Total Revenue: Total amount of money received from sales and other business activities
SWBI vs. CCL - Profitability Comparison
SWBI - Gross Margin
Gross margin is calculated as gross profit divided by revenue. For the three months ending on May 2025, Smith & Wesson Brands, Inc. reported a gross profit of 27.95M and revenue of 115.89M. Therefore, the gross margin over that period was 24.1%.
CCL - Gross Margin
Gross margin is calculated as gross profit divided by revenue.

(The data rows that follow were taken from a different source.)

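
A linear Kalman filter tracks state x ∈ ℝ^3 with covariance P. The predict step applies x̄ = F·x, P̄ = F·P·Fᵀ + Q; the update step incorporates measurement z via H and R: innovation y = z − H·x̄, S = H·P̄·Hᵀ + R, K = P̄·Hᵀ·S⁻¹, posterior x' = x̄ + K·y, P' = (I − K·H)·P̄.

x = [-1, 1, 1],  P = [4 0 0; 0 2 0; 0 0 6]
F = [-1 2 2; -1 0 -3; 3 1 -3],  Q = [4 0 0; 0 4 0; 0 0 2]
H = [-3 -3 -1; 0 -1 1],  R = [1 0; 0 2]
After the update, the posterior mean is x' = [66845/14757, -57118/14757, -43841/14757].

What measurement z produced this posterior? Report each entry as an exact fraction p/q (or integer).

x̄ = F·x = [5, -2, -5]
P̄ = F·P·Fᵀ + Q = [40 -32 -44; -32 62 42; -44 42 94]
S = H·P̄·Hᵀ + R = [425 44; 44 74]
K = P̄·Hᵀ·S⁻¹ = [1004/14757 -2990/14757; -4444/14757 -1346/14757; -4400/14757 12986/14757]
x' − x̄ = [-6940/14757, -27604/14757, 29944/14757] = K·y
y = (KᵀK)⁻¹·Kᵀ·(x' − x̄) = [5, 4]
z = y + H·x̄ = [5, 4] + [-4, -3] = [1, 1]

z = [1, 1]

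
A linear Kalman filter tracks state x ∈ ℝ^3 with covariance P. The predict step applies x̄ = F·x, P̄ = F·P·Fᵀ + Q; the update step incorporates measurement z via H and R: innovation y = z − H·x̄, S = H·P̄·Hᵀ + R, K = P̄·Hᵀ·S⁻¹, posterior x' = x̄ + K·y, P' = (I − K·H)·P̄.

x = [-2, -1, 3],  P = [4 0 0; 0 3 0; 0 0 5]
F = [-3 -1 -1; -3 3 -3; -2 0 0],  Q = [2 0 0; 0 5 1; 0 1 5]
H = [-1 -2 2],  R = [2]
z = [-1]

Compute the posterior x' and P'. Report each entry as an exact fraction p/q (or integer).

x' = [1609/228, 485/228, 296/57]
P' = [3563/114 319/114 1040/57; 319/114 1001/114 553/57; 1040/57 553/57 1069/57]

x̄ = F·x = [4, -6, 4]
P̄ = F·P·Fᵀ + Q = [46 42 24; 42 113 25; 24 25 21]
y = z − H·x̄ = [-17]
S = H·P̄·Hᵀ + R = [456]
K = P̄·Hᵀ·S⁻¹ = [-41/228; -109/228; -4/57]
x' = x̄ + K·y = [1609/228, 485/228, 296/57]
P' = (I − K·H)·P̄ = [3563/114 319/114 1040/57; 319/114 1001/114 553/57; 1040/57 553/57 1069/57]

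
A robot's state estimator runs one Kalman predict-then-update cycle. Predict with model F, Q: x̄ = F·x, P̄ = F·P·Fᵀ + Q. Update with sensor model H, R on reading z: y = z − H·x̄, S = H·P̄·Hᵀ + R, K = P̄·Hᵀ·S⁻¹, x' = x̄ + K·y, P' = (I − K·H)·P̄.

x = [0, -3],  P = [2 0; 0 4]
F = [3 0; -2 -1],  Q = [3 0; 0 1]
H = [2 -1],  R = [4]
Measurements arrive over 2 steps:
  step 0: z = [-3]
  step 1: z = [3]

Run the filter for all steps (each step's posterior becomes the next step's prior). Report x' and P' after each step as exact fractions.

step 0: x̄ = F·x = [0, 3]
step 0: P̄ = F·P·Fᵀ + Q = [21 -12; -12 13]
step 0: y = z − H·x̄ = [0]
step 0: S = H·P̄·Hᵀ + R = [149]
step 0: K = P̄·Hᵀ·S⁻¹ = [54/149; -37/149]
step 0: x' = x̄ + K·y = [0, 3]
step 0: P' = (I − K·H)·P̄ = [213/149 210/149; 210/149 568/149]
step 1: x̄ = F·x = [0, -3]
step 1: P̄ = F·P·Fᵀ + Q = [2364/149 -1908/149; -1908/149 2409/149]
step 1: y = z − H·x̄ = [0]
step 1: S = H·P̄·Hᵀ + R = [20093/149]
step 1: K = P̄·Hᵀ·S⁻¹ = [6636/20093; -6225/20093]
step 1: x' = x̄ + K·y = [0, -3]
step 1: P' = (I − K·H)·P̄ = [23244/20093 19944/20093; 19944/20093 64788/20093]

step 0: x' = [0, 3], P' = [213/149 210/149; 210/149 568/149]
step 1: x' = [0, -3], P' = [23244/20093 19944/20093; 19944/20093 64788/20093]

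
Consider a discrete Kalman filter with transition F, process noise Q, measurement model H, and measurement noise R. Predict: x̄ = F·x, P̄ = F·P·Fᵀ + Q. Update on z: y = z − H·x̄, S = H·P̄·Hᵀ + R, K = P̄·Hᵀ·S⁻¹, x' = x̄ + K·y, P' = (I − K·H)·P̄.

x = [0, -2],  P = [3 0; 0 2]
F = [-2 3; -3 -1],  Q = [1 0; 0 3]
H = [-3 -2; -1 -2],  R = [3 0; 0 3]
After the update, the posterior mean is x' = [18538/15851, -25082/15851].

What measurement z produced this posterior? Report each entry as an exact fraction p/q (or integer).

x̄ = F·x = [-6, 2]
P̄ = F·P·Fᵀ + Q = [31 12; 12 32]
S = H·P̄·Hᵀ + R = [554 317; 317 210]
K = P̄·Hᵀ·S⁻¹ = [-7135/15851 6619/15851; 3092/15851 -10404/15851]
x' − x̄ = [113644/15851, -56784/15851] = K·y
y = (KᵀK)⁻¹·Kᵀ·(x' − x̄) = [-15, 1]
z = y + H·x̄ = [-15, 1] + [14, 2] = [-1, 3]

z = [-1, 3]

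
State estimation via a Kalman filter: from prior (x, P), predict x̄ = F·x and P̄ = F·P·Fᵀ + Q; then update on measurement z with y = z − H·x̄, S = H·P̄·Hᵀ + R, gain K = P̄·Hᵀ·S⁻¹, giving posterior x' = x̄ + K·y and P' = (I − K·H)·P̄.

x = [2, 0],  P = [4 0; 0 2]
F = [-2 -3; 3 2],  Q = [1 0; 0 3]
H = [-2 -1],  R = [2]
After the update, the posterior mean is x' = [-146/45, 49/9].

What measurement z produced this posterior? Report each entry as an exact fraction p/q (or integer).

z = [1]

x̄ = F·x = [-4, 6]
P̄ = F·P·Fᵀ + Q = [35 -36; -36 47]
S = H·P̄·Hᵀ + R = [45]
K = P̄·Hᵀ·S⁻¹ = [-34/45; 5/9]
x' − x̄ = [34/45, -5/9] = K·y
y = (KᵀK)⁻¹·Kᵀ·(x' − x̄) = [-1]
z = y + H·x̄ = [-1] + [2] = [1]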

For the three months ending on May 2025, Carnival Corporation & Plc reported a gross profit of 2.04B and revenue of 5.81B. Therefore, the gross margin over that period was 35.2%.
SWBI - Operating Margin
Operating margin is calculated as operating income divided by revenue. For the three months ending on May 2025, Smith & Wesson Brands, Inc. reported an operating income of 4.13M and revenue of 115.89M, resulting in an operating margin of 3.6%.
CCL - Operating Margin
Operating margin is calculated as operating income divided by revenue. For the three months ending on May 2025, Carnival Corporation & Plc reported an operating income of 543.00M and revenue of 5.81B, resulting in an operating margin of 9.4%.
SWBI - Net Margin
Net margin is calculated as net income divided by revenue. For the three months ending on May 2025, Smith & Wesson Brands, Inc. reported a net income of 1.66M and revenue of 115.89M, resulting in a net margin of 1.4%.
CCL - Net Margin
Net margin is calculated as net income divided by revenue. For the three months ending on May 2025, Carnival Corporation & Plc reported a net income of -78.00M and revenue of 5.81B, resulting in a net margin of -1.3%.